You forgot to tell us what the error is, or to post the actual code that gives you the error. When I fix the obvious errors in the posted code, I get:

cannot bind ‘std::basic_istream<char>’ lvalue to ‘std::basic_istream<char>&&’

The first problem is that ss >> i won't call your overload; you can't overload the streaming operators for built-in types like uint8_t. So this will call the overload defined by the standard library, which returns a reference to istream, not stringstream. Your operator expects a reference to stringstream, so the second operator will fail.

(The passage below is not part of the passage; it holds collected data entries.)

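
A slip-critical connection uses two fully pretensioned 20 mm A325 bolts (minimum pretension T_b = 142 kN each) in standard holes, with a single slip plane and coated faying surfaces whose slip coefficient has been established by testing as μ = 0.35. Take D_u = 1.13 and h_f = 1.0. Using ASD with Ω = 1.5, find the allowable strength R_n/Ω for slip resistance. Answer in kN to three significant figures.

R_n = μ · D_u · h_f · T_b · n_s · n_b = 0.35 × 1.13 × 1.0 × 142 × 1 × 2 = 112.3 kN.
Allowable strength R_n/Ω = 112.3 / 1.5 = 74.9 kN.

74.9 kN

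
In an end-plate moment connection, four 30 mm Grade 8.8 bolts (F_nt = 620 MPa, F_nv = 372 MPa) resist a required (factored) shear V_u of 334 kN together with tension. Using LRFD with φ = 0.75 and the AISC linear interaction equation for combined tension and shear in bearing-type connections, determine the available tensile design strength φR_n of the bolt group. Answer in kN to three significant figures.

A_b = π·30²/4 = 706.9 mm²; f_rv = 334 × 1000 / (4 × 706.9) = 118.1 MPa.
F'_nt = 1.3 F_nt − (F_nt / φF_nv) f_rv = 1.3·620 − (620/(0.75·372))·118.1 = 543.5 MPa, capped at F_nt → F'_nt = 543.5 MPa.
R_n = F'_nt · A_b · n = 543.5 × 706.9 × 4 / 1000 = 1537 kN.
Design strength φR_n = 0.75 × 1537 = 1150 kN.

1150 kN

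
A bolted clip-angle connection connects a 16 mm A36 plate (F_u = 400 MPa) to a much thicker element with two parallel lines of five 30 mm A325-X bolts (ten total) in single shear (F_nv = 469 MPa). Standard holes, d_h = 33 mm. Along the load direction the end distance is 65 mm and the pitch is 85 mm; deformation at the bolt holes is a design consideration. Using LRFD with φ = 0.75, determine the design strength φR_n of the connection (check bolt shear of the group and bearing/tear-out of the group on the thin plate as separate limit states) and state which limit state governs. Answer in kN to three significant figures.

Bolt shear: A_b = π·30²/4 = 706.9 mm²; R_n = 469 × 706.9 × 10 × 1 / 1000 = 3315 kN → 0.75 × 3315 = 2490 kN.
Bearing (1.2 l_c t F_u ≤ 2.4 d t F_u): upper limit = 2.4·30·16·400 / 1000 = 460.8 kN.
  Edge l_c = 65 − 33/2 = 48.5 → r_n = 372.5 kN; interior l_c = 85 − 33 = 52 → r_n = 399.4 kN.
  R_n,bearing = 2·372.5 + 8·399.4 = 3940 kN → 0.75 × 3940 = 2950 kN.
Bolt shear governs: 2490 kN.

2490 kN (bolt shear governs)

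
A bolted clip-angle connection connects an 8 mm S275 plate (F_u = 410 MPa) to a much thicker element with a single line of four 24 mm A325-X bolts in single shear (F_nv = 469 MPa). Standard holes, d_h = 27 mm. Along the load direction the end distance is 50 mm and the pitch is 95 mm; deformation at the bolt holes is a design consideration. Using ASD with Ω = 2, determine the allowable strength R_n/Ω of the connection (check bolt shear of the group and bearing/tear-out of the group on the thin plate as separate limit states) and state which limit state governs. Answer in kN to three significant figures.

Bolt shear: A_b = π·24²/4 = 452.4 mm²; R_n = 469 × 452.4 × 4 × 1 / 1000 = 848.7 kN → 848.7 / 2 = 424 kN.
Bearing (1.2 l_c t F_u ≤ 2.4 d t F_u): upper limit = 2.4·24·8·410 / 1000 = 188.9 kN.
  Edge l_c = 50 − 27/2 = 36.5 → r_n = 143.7 kN; interior l_c = 95 − 27 = 68 → r_n = 188.9 kN.
  R_n,bearing = 1·143.7 + 3·188.9 = 710.4 kN → 710.4 / 2 = 355 kN.
Bearing governs: 355 kN.

355 kN (bearing governs)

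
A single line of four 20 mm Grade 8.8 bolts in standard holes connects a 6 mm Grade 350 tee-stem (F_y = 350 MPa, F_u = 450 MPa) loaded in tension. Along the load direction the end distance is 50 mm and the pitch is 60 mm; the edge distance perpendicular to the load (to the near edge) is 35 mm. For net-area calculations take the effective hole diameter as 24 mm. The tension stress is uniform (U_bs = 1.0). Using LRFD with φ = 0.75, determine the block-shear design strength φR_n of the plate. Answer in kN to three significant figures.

Shear plane L_v = 50 + 3·60 = 230 mm; A_gv = 230 × 6 = 1380 mm².
A_nv = (230 − 3.5·24) × 6 = 876 mm².
A_nt = (35 − 0.5·24) × 6 = 138 mm².
0.6 F_u A_nv = 236.5 kN; 0.6 F_y A_gv = 289.8 kN → shear rupture governs the shear term.
R_n = 236.5 + 1.0 × 450 × 138 / 1000 = 298.6 kN.
Design strength φR_n = 0.75 × 298.6 = 224 kN.

224 kN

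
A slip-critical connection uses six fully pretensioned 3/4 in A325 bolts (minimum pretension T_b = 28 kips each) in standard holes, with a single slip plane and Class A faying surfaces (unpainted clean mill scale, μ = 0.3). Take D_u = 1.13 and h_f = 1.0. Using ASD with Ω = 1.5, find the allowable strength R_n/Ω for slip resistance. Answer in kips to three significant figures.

38 kips

R_n = μ · D_u · h_f · T_b · n_s · n_b = 0.3 × 1.13 × 1.0 × 28 × 1 × 6 = 56.95 kips.
Allowable strength R_n/Ω = 56.95 / 1.5 = 38 kips.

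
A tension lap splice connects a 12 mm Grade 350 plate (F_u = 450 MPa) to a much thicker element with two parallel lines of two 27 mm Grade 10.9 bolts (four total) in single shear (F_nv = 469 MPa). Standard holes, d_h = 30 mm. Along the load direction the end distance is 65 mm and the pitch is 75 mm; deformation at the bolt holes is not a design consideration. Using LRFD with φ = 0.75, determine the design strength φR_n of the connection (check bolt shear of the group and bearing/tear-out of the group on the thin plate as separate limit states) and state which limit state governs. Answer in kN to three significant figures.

Bolt shear: A_b = π·27²/4 = 572.6 mm²; R_n = 469 × 572.6 × 4 × 1 / 1000 = 1074 kN → 0.75 × 1074 = 806 kN.
Bearing (1.5 l_c t F_u ≤ 3.0 d t F_u): upper limit = 3.0·27·12·450 / 1000 = 437.4 kN.
  Edge l_c = 65 − 30/2 = 50 → r_n = 405 kN; interior l_c = 75 − 30 = 45 → r_n = 364.5 kN.
  R_n,bearing = 2·405 + 2·364.5 = 1539 kN → 0.75 × 1539 = 1150 kN.
Bolt shear governs: 806 kN.

806 kN (bolt shear governs)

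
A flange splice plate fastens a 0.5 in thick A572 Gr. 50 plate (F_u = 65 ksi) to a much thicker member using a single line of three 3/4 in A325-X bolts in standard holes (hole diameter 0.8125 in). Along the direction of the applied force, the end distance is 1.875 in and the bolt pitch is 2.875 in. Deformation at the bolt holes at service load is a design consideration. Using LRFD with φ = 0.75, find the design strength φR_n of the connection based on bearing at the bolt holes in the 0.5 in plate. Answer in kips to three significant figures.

131 kips

Per bolt r_n = 1.2 l_c t F_u ≤ 2.4 d t F_u; upper limit = 2.4 × 0.75 × 0.5 × 65 = 58.5 kips.
Edge bolt: l_c = 1.875 − 0.8125/2 = 1.469 in → 1.2 × 1.469 × 0.5 × 65 = 57.28 → r_n = 57.28 kips.
Interior bolts: l_c = 2.875 − 0.8125 = 2.062 in → 1.2 × 2.062 × 0.5 × 65 = 80.44 → r_n = 58.5 kips.
R_n = 1 × 57.28 + 2 × 58.5 = 174.3 kips.
Design strength φR_n = 0.75 × 174.3 = 131 kips.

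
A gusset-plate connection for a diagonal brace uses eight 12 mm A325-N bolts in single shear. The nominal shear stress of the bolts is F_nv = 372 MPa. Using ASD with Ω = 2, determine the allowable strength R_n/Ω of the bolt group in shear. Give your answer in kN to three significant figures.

168 kN

A_b = π × 12² / 4 = 113.1 mm².
R_n = F_nv · A_b · n · n_s = 372 × 113.1 × 8 × 1 / 1000 = 336.6 kN.
Allowable strength R_n/Ω = 336.6 / 2 = 168 kN.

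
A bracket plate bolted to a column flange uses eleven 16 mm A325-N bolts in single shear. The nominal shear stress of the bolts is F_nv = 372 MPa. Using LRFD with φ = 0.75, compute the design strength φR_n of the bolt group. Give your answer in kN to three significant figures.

617 kN

A_b = π × 16² / 4 = 201.1 mm².
R_n = F_nv · A_b · n · n_s = 372 × 201.1 × 11 × 1 / 1000 = 822.7 kN.
Design strength φR_n = 0.75 × 822.7 = 617 kN.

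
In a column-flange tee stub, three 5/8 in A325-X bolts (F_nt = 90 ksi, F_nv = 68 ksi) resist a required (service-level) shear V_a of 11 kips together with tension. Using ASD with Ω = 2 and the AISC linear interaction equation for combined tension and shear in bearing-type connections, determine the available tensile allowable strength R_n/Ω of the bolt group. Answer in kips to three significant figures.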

You should follow the convention and work with a generic ostream rather than a specific stringstream:

friend std::istream& operator>>(std::istream& s, const Ref& r) { return s; }

If you actually want the operator to do anything useful, then you'll need to remove the const from the second argument.

Upvotes: 1

James Kanze
James Kanze

Reputation: 154047

Why are you overloading on std::stringstream? You should always be overloading on std::istream or std::ostream (depending on the direction). It's exceedingly rare that std::stringstream would even be used (std::istringstream or std::ostringstream would usually be more appropriate), and even if they were, operator>> will normally return a std::istream&, not a std::stringstream&.

EDIT:

With regards to why one seemed to work:

ss >> r >> i;

is

operator>>( operator>>( ss, r ), i );

You have defined an operator>> which takes a stringstream& and Ref const&, so the inner call is valid. And your operator>> returns a stringstream&, which isA std::istream, so the function operator>>( std::istream&, unsigned char ) can be called. Where as:

ss >> i >> r;

is

operator>>( operator>>( ss, i ), r );

The inner call returns an std::istream&, and there is no overloaded operator>> for std::istream&, Ref const&.

As stated above: overloaded >> should always take std::istream& as there first argument, and return an std::istream&.